Et, outre tous ces mystères, une nouvelle interrogation vint s'ajouter à la pile : l'hôpital l'informant quelques instants plus tôt qu'un jeune homme mutilé de multiples façons avait été retrouvé, sans papiers ni vêtements, en partie grâce à cette même Natacha qui lui causait tant de soucis.

Pour lui cela ne pouvait être une simple coïncidence, aussi décida-t-il de poursuivre avec plus d'ardeur son enquête mystérieuse pour résoudre ce problème.

***

Lorsque Tristan ouvrit les yeux, la première chose qu'il vit, fut une jeune femme assoupie sur une drôle chaise métallique comme il n'en avait jamais vu de semblable auparavant, près de lui. Il voulut s'étirer pour débloquer son corps alourdi, mais un mal de tête omnipotent, et des sensations douloureuses dans son épaule, l'empêchaient de bouger aussi rapidement qu'il l'aurait souhaité. Il ne réussit qu'à se redresser tant bien que mal pour s'asseoir dans le lit confortable où il avait dormi. Sa tête lui tournait un peu, mais il n'avait plus aussi mal à l'épaule, qu'avant de perdre connaissance, ça qui le réjouissait grandement. Une fois positionné confortablement, il jeta un regard circulaire à la pièce qui l'entourait. La conscience de son corps et l'étrange conformation de la pièce dans laquelle il se trouvait lui confirma qu'il n'était ni mort, ni au Paradis. Mais ignorait cependant tout de ce nouvel environnement.

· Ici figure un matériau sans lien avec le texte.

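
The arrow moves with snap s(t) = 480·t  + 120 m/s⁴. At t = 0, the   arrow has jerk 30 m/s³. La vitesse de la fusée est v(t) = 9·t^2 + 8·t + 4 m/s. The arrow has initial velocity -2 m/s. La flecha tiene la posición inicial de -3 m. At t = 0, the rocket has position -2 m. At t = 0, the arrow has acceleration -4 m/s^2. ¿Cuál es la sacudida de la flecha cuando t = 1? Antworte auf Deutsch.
Wir müssen unsere Gleichung für den Snap s(t) = 480·t + 120 1-mal integrieren. Mit ∫s(t)dt und Anwendung von j(0) = 30, finden wir j(t) = 240·t^2 + 120·t + 30. Mit j(t) = 240·t^2 + 120·t + 30 und Einsetzen von t = 1, finden wir j = 390.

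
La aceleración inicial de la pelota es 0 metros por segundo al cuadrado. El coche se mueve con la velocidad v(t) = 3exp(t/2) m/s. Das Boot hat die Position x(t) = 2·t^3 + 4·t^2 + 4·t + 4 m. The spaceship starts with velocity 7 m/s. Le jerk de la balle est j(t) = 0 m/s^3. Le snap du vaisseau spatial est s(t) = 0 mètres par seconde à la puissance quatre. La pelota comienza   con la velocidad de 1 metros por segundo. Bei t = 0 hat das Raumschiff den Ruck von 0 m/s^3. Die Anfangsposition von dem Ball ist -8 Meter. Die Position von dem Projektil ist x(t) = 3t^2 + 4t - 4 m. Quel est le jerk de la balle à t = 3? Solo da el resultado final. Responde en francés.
La réponse est 0.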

Tournant la tête vers son bras, il fut surpris de constater qu'il était enroulé dans une grande écharpe d'une blancheur qu'il avait rarement eu l'occasion de voir. Son torse nu laissait apparaître d'étranges carrés blancs incrustés solidement sur sa peau, signe que les plaies reçues d'Ira avaient certainement été prises en charge, même si cette technique de soin lui était encore inconnue. Les multiples blessures de son abdomen avaient, en effet, toutes été soignées, sans exception, ce qui le surpris car il avait l'habitude que le médecin du château ne soigne que les blessures profondes, laissant les plus superficielles se guérir d'elles-mêmes. En touchant son visage, il se rendit compte que celles sur celui-ci étaient également couvertes et eut un léger pincement au cœur à l'idée de découvrir les nouveaux traits faciaux qui le caractériseraient par le futur. Il se promit néanmoins de remercier chaleureusement son bienfaiteur, avant de tourner la tête de chaque côté pour mieux situer où il pouvait bien se trouver.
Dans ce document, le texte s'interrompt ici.